財産分与について

■婚姻中の実質上の共同財産の分配
■離婚後の弱者の生活維持をはかる

財産分与とは、婚姻期間中に夫婦の協力によって築いた共有財産を分配することをいい、法的な性質により次の4つの要素が含まれます。

清算的財産分与

清算的財産分与とは、婚姻期間中に協力して築いた財産を夫婦で分配することです。 財産の名義や権利が、夫や妻のどちらか一方のものになっていたとしても、財産を築くには夫婦の協力があったと考えられ、裁判などでは貢献度の割合により財産を分配する方法が採用されます。

扶養的財産分与

扶養的財産分与とは、離婚によって夫婦の一方が経済的に不利になる場合に、扶養的な財産分与を行うことです。 例えば、長年専業主婦だった妻が高齢や病気などの理由で職に就けない場合や、幼い子供をひとりで養育しており職に就けず生活が困窮する場合など経済的に困難な状況にあるとき、夫は、妻の経済的自立の目処がたつまでの間、生活を保障しなければなりません。 清算的財産分与や慰謝料が少額で生活を維持できない場合や、財産分与や慰謝料を請求できない場合も含まれます。 ただし、離婚後に生活が困窮していない場合は、扶養的財産分与を行うことはありません。 また、財産分与を請求される側に、一方を扶養できるだけの経済力がなくては、扶養的財産分与は認められません。

慰謝料的財産分与

慰謝料的財産分与とは、財産分与と慰謝料を区別しないで金銭の請求や支払いを行うことです。 財産分与は、清算的財産分与の意味合いが強く、有責配偶者が金銭を支払う慰謝料とは異なります。 しかし、実情として財産分与の支払い額を決定する際には、慰謝料を考慮することが多くあります。 民法760条には、「夫婦は、その資産、収入その他一切の事情を考慮して、婚姻から生ずる費用を分担する」と規定されており、裁判所はこの点を考慮します。 まとめると以下のようになります。
・財産分与は、慰謝料を考慮に入れることができるし入れなくてもよい
・財産分与に慰謝料が十分反映されている場合は、別に慰謝料を請求できない
・財産分与に慰謝料が考慮されていない場合や十分反映されていない場合は、別に慰謝料を請求できる

過去の婚姻費用の清算

過去の婚姻費用の清算とは、婚姻期間中の婚姻費用(生活費)を財産分与に含むことです。通常、婚姻中に婚姻費用分担請求として処理されます。

財産分与の額を決める

財産分与の額は事情により異なります。 均等に2分の1しなければならないといわけではありません。財産分与の基本は、当事者の話し合いになります。 二人が納得できれば、どのような比でわけても構わないわけです。 財産の額・財産形成への妻の貢献度・離婚後の生活・婚姻期間・離婚の経緯などを考慮すればよいでしょう。

注意すべきところ

財産分与の対象になる財産は、婚姻期間中に夫婦の協力によって築いた財産です。夫婦が協力して築いたもの全てが対象になると考えて良いでしょう。 主に、不動産や預貯金、株式などが分配の中心になります。 但し、結婚前から個人で所有していた財産は、財産分与の対象になりません。 また、婚姻期間中に相続したり、贈与を受けた財産なども対象から外れます。
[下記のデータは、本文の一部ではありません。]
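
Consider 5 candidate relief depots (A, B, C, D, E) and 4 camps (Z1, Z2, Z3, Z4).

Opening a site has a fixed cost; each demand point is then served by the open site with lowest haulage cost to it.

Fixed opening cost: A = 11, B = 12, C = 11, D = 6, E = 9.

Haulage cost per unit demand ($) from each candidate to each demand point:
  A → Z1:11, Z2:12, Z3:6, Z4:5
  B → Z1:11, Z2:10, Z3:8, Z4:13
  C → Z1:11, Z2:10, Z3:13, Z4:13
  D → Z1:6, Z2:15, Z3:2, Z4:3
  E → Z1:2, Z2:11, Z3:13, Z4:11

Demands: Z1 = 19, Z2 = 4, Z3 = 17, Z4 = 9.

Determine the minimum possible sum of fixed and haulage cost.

Open {D, E}: assign each demand point to its cheapest open site.
  Z1→E 19×2=38, Z2→E 4×11=44, Z3→D 17×2=34, Z4→D 9×3=27
  haulage cost 143, fixed 15 → total 158.
Compare {C, D, E}: haulage cost 139 + fixed 26 = 165.
Compare {B, D, E}: haulage cost 139 + fixed 27 = 166.
Compare {A, D, E}: haulage cost 143 + fixed 26 = 169.
All other subsets cost ≥ 165. Minimum total cost: 158.

158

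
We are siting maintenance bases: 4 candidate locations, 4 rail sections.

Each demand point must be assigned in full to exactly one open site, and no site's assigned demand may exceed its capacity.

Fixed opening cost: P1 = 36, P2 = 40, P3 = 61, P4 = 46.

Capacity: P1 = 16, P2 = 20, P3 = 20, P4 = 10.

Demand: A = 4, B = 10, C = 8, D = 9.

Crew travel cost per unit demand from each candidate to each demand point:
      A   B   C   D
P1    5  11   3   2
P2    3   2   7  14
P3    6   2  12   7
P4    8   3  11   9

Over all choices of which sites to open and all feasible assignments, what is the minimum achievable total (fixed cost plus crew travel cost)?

190

Open {P1, P2}; cheapest assignment that respects the capacities:
  P1 (cap 16, load 13): A, D — cost 4×5 + 9×2 = 38
  P2 (cap 20, load 18): B, C — cost 10×2 + 8×7 = 76
  Shipping 114, fixed 76 → total 190.
  Any other capacity-feasible assignment to {P1, P2} ships for at least 114.
Compare {P1, P3}: its best feasible assignment gives total 224.
Compare {P1, P2, P4}: its best feasible assignment gives total 236.
Every other set of open sites that can feasibly serve all demand totals ≥ 224 even under its best assignment. Minimum: 190.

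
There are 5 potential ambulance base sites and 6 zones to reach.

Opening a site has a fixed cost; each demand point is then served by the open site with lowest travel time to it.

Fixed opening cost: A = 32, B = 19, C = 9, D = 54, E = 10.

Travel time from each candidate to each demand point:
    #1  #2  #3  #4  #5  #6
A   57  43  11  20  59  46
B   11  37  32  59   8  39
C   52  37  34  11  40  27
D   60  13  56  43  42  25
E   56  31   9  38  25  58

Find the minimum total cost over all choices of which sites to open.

135

Open {B, C, E}: assign each demand point to its cheapest open site.
  #1→B 11, #2→E 31, #3→E 9, #4→C 11, #5→B 8, #6→C 27
  travel time 97, fixed 38 → total 135.
Compare {B, C}: travel time 126 + fixed 28 = 154.
Compare {B, E}: travel time 136 + fixed 29 = 165.
Compare {A, B, C}: travel time 105 + fixed 60 = 165.
All other subsets cost ≥ 154. Minimum total cost: 135.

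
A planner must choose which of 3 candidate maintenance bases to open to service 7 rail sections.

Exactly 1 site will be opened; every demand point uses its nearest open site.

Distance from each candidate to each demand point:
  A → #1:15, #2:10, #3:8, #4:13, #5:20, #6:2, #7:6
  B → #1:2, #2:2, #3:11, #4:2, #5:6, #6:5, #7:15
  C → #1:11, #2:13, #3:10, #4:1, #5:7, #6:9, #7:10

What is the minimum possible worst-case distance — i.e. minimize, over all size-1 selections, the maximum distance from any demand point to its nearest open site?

13

Open {C}.
  Farthest demand point is #2 at distance 13 (to C); all others are ≤ 13.
With {B} the worst case is 15.
With {A} the worst case is 20.
No size-1 selection achieves below 13.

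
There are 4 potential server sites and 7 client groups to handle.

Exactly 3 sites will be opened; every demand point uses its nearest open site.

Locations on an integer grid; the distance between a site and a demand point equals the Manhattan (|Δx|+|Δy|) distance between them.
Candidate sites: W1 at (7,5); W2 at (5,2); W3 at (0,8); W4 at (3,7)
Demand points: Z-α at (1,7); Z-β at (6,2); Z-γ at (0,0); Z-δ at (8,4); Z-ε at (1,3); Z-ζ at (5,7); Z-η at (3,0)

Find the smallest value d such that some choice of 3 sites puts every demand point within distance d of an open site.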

財産分与も慰謝料の考え方と一緒で、離婚成立前に決定しておくべきです。離婚の財産分与請求権の時効は2年です。財産分与を後回しで、離婚成立してしまった場合、例えば離婚成立時にあったマンションなどを夫が勝手に第三者に売却してしまった場合、取り返せなくなります。もし、離婚成立前に財産分与を決定して、このマンションを妻の取り分として公正証書にしておけば、夫はこのマンションに手はだせなくなる訳です。財産分与するまでに時間がかかってしまうと、相手に勝手に処分される可能性も出てくるわけです。特に別居している場合などは、相手の行動が見えにくいだけに用心しなければなりません。